Walter Semlitsch, Obmann der Pendlerinitiative

„Gefährlicher Kampf gegen unsere Generation“
Starker Gegenwind kommt erwartungsgemäß von Fridays for Future: „Als junge Menschen brauchen wir zukunftsgerechte Investitionen statt veraltete Verkehrskonzepte aus dem letzten Jahrhundert. Beton-Minister Hanke führt einen gefährlichen Kampf gegen unsere Generation, dem wir uns wir uns entschieden entgegenstellen, ob in der Lobau oder in der Steiermark”, so Pia Faist von Fridays for Future. Die Klimabewegung will gemeinsam mit der Plattform 1,5 Graz dagegen mobilisieren.

Kritisch äußert sich auch Klimaökonom Karl Steininger vom Grazer Wegener Center: „Wenn wir weiter auf einen Ausbau der Straßenmobilität setzen, können wir die Stauproblematik, die uns dann an der Einfahrt nach Graz einholt, nicht in den Griff bekommen“, sagt er zum ORF. Wichtiger wäre es, den Güter- und Personenverkehr noch stärker auf die Schiene zu verlagern.

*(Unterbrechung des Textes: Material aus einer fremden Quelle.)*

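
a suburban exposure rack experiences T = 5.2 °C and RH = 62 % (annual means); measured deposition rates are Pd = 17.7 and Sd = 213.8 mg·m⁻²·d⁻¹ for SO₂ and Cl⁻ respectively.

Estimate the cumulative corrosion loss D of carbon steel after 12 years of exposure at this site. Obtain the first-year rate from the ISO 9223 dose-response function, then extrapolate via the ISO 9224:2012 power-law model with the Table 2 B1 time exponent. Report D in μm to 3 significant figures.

carbon steel: T≤10 °C ⇒ hinge +0.150·(5.2−10) = -0.7200
  Pd branch = 1.77·Pd^0.52·e^(0.02·RH+f) = 13.27 μm/a
  Sd branch = 0.102·Sd^0.62·e^(0.033·RH+0.04·T) = 27.05 μm/a
  sum: 13.27 + 27.05 → r_corr = 40.31 μm/a
Power-law: D(12) = r_corr · 12^0.523
  D(12) = 40.31 × 12^0.523 = 40.31 × 3.668 = 147.9 μm

D(12) = 148 μm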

Baukosten betragen 130 Millionen Euro
Noch ist es aber ohnehin noch ein relativ weiter Weg, bis die Bagger auffahren. Laut Asfinag wird aktuell das straßenbauliche Projekt fertiggestellt, im Frühsommer starten die Gespräche mit den mehr als 100 Grundstückseigentümern. Geklärt werden muss auch die Frage, ob eine Umweltverträglichkeitsprüfung notwendig ist – die Asfinag geht aufgrund einer Höchstgerichtsentscheidung bei einem ähnlichen Projekt in Niederösterreich nicht davon aus.

Die Baukosten werden auf 130 Millionen Euro geschätzt. So müssen ja sämtliche Anschlussstellen und Überkopfwegweiser entlang der Strecke umgebaut werden. Auch die Grundstückseinlösen fallen ins Gewicht.